Saricks writes that “the key to horror is the pleasure we take in experiencing fear generated by the unknown”. If a novel is predictable, does that mean it’s not horror? Because there is a lot of predictability in genre fiction of any kind, and if you’ve read enough of it, it’s not hard to tell what comes next. It’s actually been pointed out to me recently that sometimes it’s the “train wreck” nature of the plot that is the most horrifying- you see what’s coming, but there’s no way to stop it.

She continues by saying that horror fiction is defined in part by a foreboding atmosphere, that it deliberately keeps readers guessing, lost in the dark. I agree that atmosphere and setting can be important in horror fiction, and sometimes what you can’t see, what’s in the fog, makes for a truly terrifying tale (in fact, it’s a tradition of the Monster Librarian to watch the movie The Fog every Halloween), but the setting doesn’t have to be misty and dark. It can be a shopping mall, someplace bright and cheery with lots of unsuspecting innocents, or a girly slumber party. In fact, places and events that seem normal and even happy can make for some serious scares once evil is on the loose.

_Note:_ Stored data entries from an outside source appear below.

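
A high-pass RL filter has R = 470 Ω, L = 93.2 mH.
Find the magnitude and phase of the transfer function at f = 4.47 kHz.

Step 1 — Angular frequency: ω = 2π·4470 = 2.809e+04 rad/s.
Step 2 — Transfer function: H(jω) = jωL/(R + jωL).
Step 3 — Numerator jωL = j·2618; denominator R + jωL = 470 + j2618.
Step 4 — H = 0.9688 + j0.1739.
Step 5 — Magnitude: |H| = 0.9843 (-0.1 dB); phase: φ = 10.2°.

|H| = 0.9843 (-0.1 dB), φ = 10.2°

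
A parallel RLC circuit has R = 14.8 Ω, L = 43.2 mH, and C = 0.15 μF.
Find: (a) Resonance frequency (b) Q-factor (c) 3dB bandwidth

Step 1 — Resonance: ω₀ = 1/√(LC) = 1/√(0.0432·1.5e-07) = 1.242e+04 rad/s.
Step 2 — f₀ = ω₀/(2π) = 1977 Hz.
Step 3 — Parallel Q: Q = R/(ω₀L) = 14.8/(1.242e+04·0.0432) = 0.02758.
Step 4 — Bandwidth: Δω = ω₀/Q = 4.505e+05 rad/s; BW = Δω/(2π) = 7.169e+04 Hz.

(a) f₀ = 1977 Hz  (b) Q = 0.02758  (c) BW = 7.169e+04 Hz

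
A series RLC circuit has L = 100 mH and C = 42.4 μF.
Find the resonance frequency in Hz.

Step 1 — Resonance condition Im(Z)=0 gives ω₀ = 1/√(LC).
Step 2 — ω₀ = 1/√(0.1·4.24e-05) = 485.6 rad/s.
Step 3 — f₀ = ω₀/(2π) = 77.29 Hz.

f₀ = 77.29 Hz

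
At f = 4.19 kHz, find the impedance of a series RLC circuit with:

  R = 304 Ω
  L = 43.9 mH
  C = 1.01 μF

Step 1 — Angular frequency: ω = 2π·f = 2π·4190 = 2.633e+04 rad/s.
Step 2 — Component impedances:
  R: Z = R = 304 Ω
  L: Z = jωL = j·2.633e+04·0.0439 = 0 + j1156 Ω
  C: Z = 1/(jωC) = -j/(ω·C) = 0 - j37.61 Ω
Step 3 — Series combination: Z_total = R + L + C = 304 + j1118 Ω = 1159∠74.8° Ω.

Z = 304 + j1118 Ω = 1159∠74.8° Ω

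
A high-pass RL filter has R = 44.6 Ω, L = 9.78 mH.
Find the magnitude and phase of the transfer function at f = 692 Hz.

Step 1 — Angular frequency: ω = 2π·692 = 4348 rad/s.
Step 2 — Transfer function: H(jω) = jωL/(R + jωL).
Step 3 — Numerator jωL = j·42.52; denominator R + jωL = 44.6 + j42.52.
Step 4 — H = 0.4762 + j0.4994.
Step 5 — Magnitude: |H| = 0.6901 (-3.2 dB); phase: φ = 46.4°.

|H| = 0.6901 (-3.2 dB), φ = 46.4°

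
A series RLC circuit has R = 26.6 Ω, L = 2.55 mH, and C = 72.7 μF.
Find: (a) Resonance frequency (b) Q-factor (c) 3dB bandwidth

Step 1 — Resonance: ω₀ = 1/√(LC) = 1/√(0.00255·7.27e-05) = 2323 rad/s.
Step 2 — f₀ = ω₀/(2π) = 369.6 Hz.
Step 3 — Series Q: Q = ω₀L/R = 2323·0.00255/26.6 = 0.2226.
Step 4 — Bandwidth: Δω = ω₀/Q = 1.043e+04 rad/s; BW = Δω/(2π) = 1660 Hz.

(a) f₀ = 369.6 Hz  (b) Q = 0.2226  (c) BW = 1660 Hz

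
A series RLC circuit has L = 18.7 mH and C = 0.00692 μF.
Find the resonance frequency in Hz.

Step 1 — Resonance condition Im(Z)=0 gives ω₀ = 1/√(LC).
Step 2 — ω₀ = 1/√(0.0187·6.92e-09) = 8.791e+04 rad/s.
Step 3 — f₀ = ω₀/(2π) = 1.399e+04 Hz.

f₀ = 1.399e+04 Hz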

She wraps it up by saying that horror fiction should leave endings unresolved. I have to disagree with this as well. Some horror (and some fiction, generally) needs an unresolved ending, but sometimes it’s better to wrap it up, and sometimes the real horror of the story, the part that sticks with you, has nothing at all to do with the ending (that’s the case for me with Alexandra Sokoloff’s The Price I’ve been permanently spooked by that book).

This will seem like a digression, but I promise it’s related. When I took a class on Opera and Musical Comedy in college, the absurd and disturbing characters, events, and relationships that take place in opera made me shake my head in disbelief. My professor put it in perspective for me. He said, “In opera, you can do anything you can sing”. It’s the music, the raw emotion, the drama, the humanity and inhumanity that make opera a transcendent art form that has to be experienced live. Whether you understand the words is unimportant- the story carries you on the sheer power of life lived larger-than-life (trust me, The Tragedy of Carmen is just as powerful when the supertitles fail, ahem, Indianapolis Opera).

And this is also the truth of horror fiction. In horror fiction, a writer can do anything he or she can imagine, but it has to bring to the forefront that raw emotion, and bring the human experience of fear and dread and love and conflict alive.

Do you agree with Saricks? Do you agree with me, or think I’m nuts? Could be both, I guess. Have I convinced you to support your local opera company?

What do you think are the defining characteristics of horror fiction?

Gasp…The “H-Word” Appears in the Wall Street Journal!

What can I say? It wasn’t in the title, and maybe it was accidental, but in Friday’s Wall Street Journal, Alexandra Alter, in her article “A Crime Wave in Publishing”, used… the “H-word”. You know the one I mean.

While Ms. Alter’s focus was on crime fiction, apparently that’s too narrow a focus for most publishers, who now throw a whole bucket full of genres under the heading “suspense”. Ms. Alter specifically mentioned Mullholland Press, a new imprint at Little, Brown. Mullholland’s lineup includes a horror novel (gasp!) by the writers of Saw, and is looking for books in a variety of genres, including…

…supernatural thrillers, hardboiled detective fiction, espionage, horror, dystopian thrillers, and high concept adventure fiction.

They’re looking for the next James Patterson, but who knows, maybe they’ll find the next Stephen King. Kudos to Little, Brown and Mulholland Press’ editor John Schoenfelder for having the vision to notice that  “those books” (as an editor from Knopf referred to them in an earlier WSJ article– see my response here) have a hungry audience. And to Ms. Alter, who distinguished horror fiction from other genres, including supernatural fiction.

One day maybe she’ll write a whole article.